Friday, April 3, 2015

"With enough thrust, pigs fly just fine."

I took a moment to collect myself as I stepped around to the wooden gate that lead into my neighbor Jeff's backyard.  I didn't know what I was going to find - but my sixth sense was tingling already, telling me that it was going to be trouble.

I should have known that an engineer takes everything far too literally.

And sure enough, as I came around the corner of his house, I could already smell the acrid scent of melted plastic, the tang of gunpowder.  My concerns weren't lessened when I saw the wooden structure pointed up at a forty-five degree angle, a set of rails that angled up over his back fence.

"Jeff?" I called out, a hint of concern in my voice.  What was he building?


The man himself popped up a second later from below a metal contraption of some sort, grinning broadly.  His face had even more smudges of dirt and grease on it than usual, and he wore a pair of safety goggles, conveniently protecting his forehead.

"Bill!" he shouted back, sounding as if he hadn't seen me just yesterday.  "Check it out!  Totally gonna prove you wrong this time, buddy!"

I stepped forward, doing my best to get some idea of what the man had constructed, while at the same time trying not to set him off with any sudden movements.  "And what are you proving me wrong on, exactly?" I ventured, trying to figure out what he had cobbled together.

It looked like a long ramp, two parallel rails aimed up and over the back fence.  At the base of the ramp, several wooden struts supported and cradled a sled, made out of a sheet of hammered metal with a couple small wheels bolted to the bottom.  Attached to that homemade sled were two very suspicious tubes that smelled strongly of dangerous explosives.

As I stepped in closer, I heard a faint squeal from the other side of the ramp, and I felt my stomach drop.  "Oh, no," I said out loud.

"Oh, yes!" Jeff retorted, popping back up from whatever he had been adjusting on his sled.  "And you said that they couldn't fly!"

I stepped gingerly around the launch platform (and that had to be what it was, I figured out), staring down at the creature in the cage on the other side.  A pair of beady little eyes stared back at me, not recognizing me but already blaming me for being trapped in this little metal box.

Things weren't going to get much better for the fellow, I knew.

"Surely, you can't be serious!" I tried, staring back and forth between the man, the pig, and the machine that the man had constructed for the pig.

"I am serious!" he fired back.  "And don't call me Shirley!  Look, it's totally going to work - and Sir Porksalot is going to be fine!"

"Jeff, it's just an expression!" I insisted.  "It just means that something isn't going to happen!  You don't have to prove the idiom wrong!"

"But it isn't that they can't fly!" he said, reaching down and, with a grunt, lifting the cage, and the angrily protesting Sir Porksalot with it, up onto the sled.  Even despite my horror, I couldn't help noticing that there were small pegs on the sled that perfectly held the cage in place.

He might be insane, I had to concede, but at least my neighbor was a hell of an engineer.  And for all I knew, this crazy contraption might actually work.

"See, I worked out the calculations," Jeff continued, overrunning my protests with sheer determination.  "It's just a problem of propulsion!  With enough thrust, pigs fly just fine!"

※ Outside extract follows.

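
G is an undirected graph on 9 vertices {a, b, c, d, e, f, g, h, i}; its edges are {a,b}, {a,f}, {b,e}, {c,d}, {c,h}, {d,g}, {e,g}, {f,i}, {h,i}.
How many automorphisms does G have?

18

G is 2-regular and connected on 9 vertices, i.e. the cycle C_9. C_9 has 9 rotations and 9 reflections, so Aut(C_9) ≅ D_9 of order 18.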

And before I could say anything more, Jeff had tugged me back a dozen feet from the gantry, sled, and angrily protesting passenger.  He lifted up something that looked suspiciously like a garage door remote and pressed the button.

My next comment was totally lost in the roar of explosive combustion.

As my ringing ears slowly cleared, I stared at the long, arcing trail of smoke that led up and out of Jeff's back yard.  "Hey, Jeff," I shouted, trying to make myself heard above the persistent sounds of encroaching tinnitus.

"Yeah?"

"How's it going to land?  And where?"

"There's the field back there behind our houses!  He should come down just fine in that!  I put a parachute-"

A very loud boom cut off the rest of his sentence.

We hurried out of the fenced-in back yard and around the house - where we both stopped short, staring in shared horror at the large column of smoke rising up from the field behind the house.  Even at this distance, we could already catch the whiff of burned Porksalot on the breeze.

I reached out and patted Jeff on the shoulder.  "Sure, they fly with enough thrust, but you still need to work on that landing," I told him.

For once, the engineer didn't have a retort.